Serve with watercress and diced beetroot for some texture.
Mains tonight: It is Surf and Turf! 🙂 . Sweet and salty, spice crusted and grilled Kassler steak with pan- seared scallops on a bed of baby spinach and a marinade sauce. Yum!
What do you need? Serves 3
– 3 Kassler steaks. – Rice wine vinegar – spices- paprika, cinnamon, mixed pepper. Sugar
-Scallops. – baby spinach
What to do?
-Kassler steaks- Kassler is a cured in salt and smoked pork. So don’t add any extra salt. Onto a bowl add rice wine vinegar- 2 tbs, 1 tsp paprika, 1 tbs cinnamon, 1 tsp mixed pepper, 1 tbs of sugar. Combine and put in the kassler steaks and rub well. Leave for at least 3 hrs. Then remove from liquid and dry, sprinkle more paprika and pepper. Then grill until it has beautiful marks, then turn off grill but leaving the steaks in for 5 more min. This finishes the cooking. These are medium rare to medium.
– Sauce: take the liquid from the Kassler marinade and pour onto a pan, let it reduce and add stock and cream to tone down the vinegar and spice. Season to taste, sieve before serving. If vinegar still sharp, add cranberry juice to tone it down some more.
– Scallops- detach from shell, clean well and remove any sinew. Season with pepper and cayenne when clean. Pan- sear in a hot pan with olive oil until brown. Then remove from pan. This should take less than 2 min, unless you have the big fresh ones. In South Africa, we only get frozen scallops unfortunately.

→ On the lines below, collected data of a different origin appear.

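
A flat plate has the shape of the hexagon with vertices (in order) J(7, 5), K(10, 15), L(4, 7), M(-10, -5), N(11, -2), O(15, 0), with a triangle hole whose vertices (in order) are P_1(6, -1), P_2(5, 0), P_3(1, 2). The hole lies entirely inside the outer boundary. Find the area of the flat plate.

Outer boundary:
Apply Gauss's area formula: 2A = Σ (x_i·y_{i+1} − x_{i+1}·y_i), indices taken mod 6.
Σ = (55) + (10) + (50) + (75) + (30) + (75) = 295
Area = |Σ|/2 = 147.5.
Hole:
Apply the shoelace (surveyor's) formula: 2A = Σ (x_i·y_{i+1} − x_{i+1}·y_i), indices taken mod 3.
Cross-terms: 5, 10, -13  ⇒  Σ = 2
Area = |Σ|/2 = 1.
Net area = 147.5 − 1 = 146.5.

146.5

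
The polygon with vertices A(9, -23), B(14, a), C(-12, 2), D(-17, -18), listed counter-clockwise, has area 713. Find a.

The doubled signed area Σ (x_i y_{i+1} − x_{i+1} y_i) is linear in a.
With a=0 it equals 1153; the coefficient of a is 21 (from the two edges through B).
So 21·a + 1153 = 2·713 = 1426 ⇒ a = 13.

13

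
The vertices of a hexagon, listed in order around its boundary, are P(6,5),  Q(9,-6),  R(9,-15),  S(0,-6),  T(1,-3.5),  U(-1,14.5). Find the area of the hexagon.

145.5

P→Q: (6)(-6) − (9)(5) = -81
Q→R: (9)(-15) − (9)(-6) = -81
R→S: (9)(-6) − (0)(-15) = -54
S→T: (0)(-3.5) − (1)(-6) = 6
T→U: (1)(14.5) − (-1)(-3.5) = 11
U→P: (-1)(5) − (6)(14.5) = -92
Σ = -291
Area = |Σ|/2 = 145.5.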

– Baby spinach- lightly sauté in a pan with salt and pepper for 2 min, then remove from stove. The point, is to just bruise the spinach to release it’s favours.
Assemble and serve; Kassler on top of spinach and keep scallop shell for a pretty presentation.
Dessert: Lindt dark chocolate and coffee fondant. Anyone who knows me will tell you how much I suck at making desserts and especially the ones that involve making the pastry. My biggest problem is following instructions, never been a fan of following recipes, and desserts require you to do just that! So I hope this turns out well, I have the recipe ready 🙂
Recipe adapted from: http://www.picknpay.co.za/recipe-search-results/chocolate-fondant
– My twist was reducing the quantity of cocoa powder from 75 g to 40 g and increasing coffee from 2 tsp in 3 tsp of boiling water to 3 tsp in 4 tsp of water.
– Using Lindt 70% cocoa chocolate.
– Cake sprinkled with icing sugar before serving.
– Served with cream- 1/2 cup, whisked with 1 tbs if icing sugar and orange zest.
– garnish with a strawberry and mint.
And it turned out beautifully! The inside is so soft and goey. This is one of my few successful desserts ever! I’m very pleased 🙂
This definitely ended the night on a celebratory sweet note. It’s been a good evening and the food went down well. My dessert has left my husband speechless!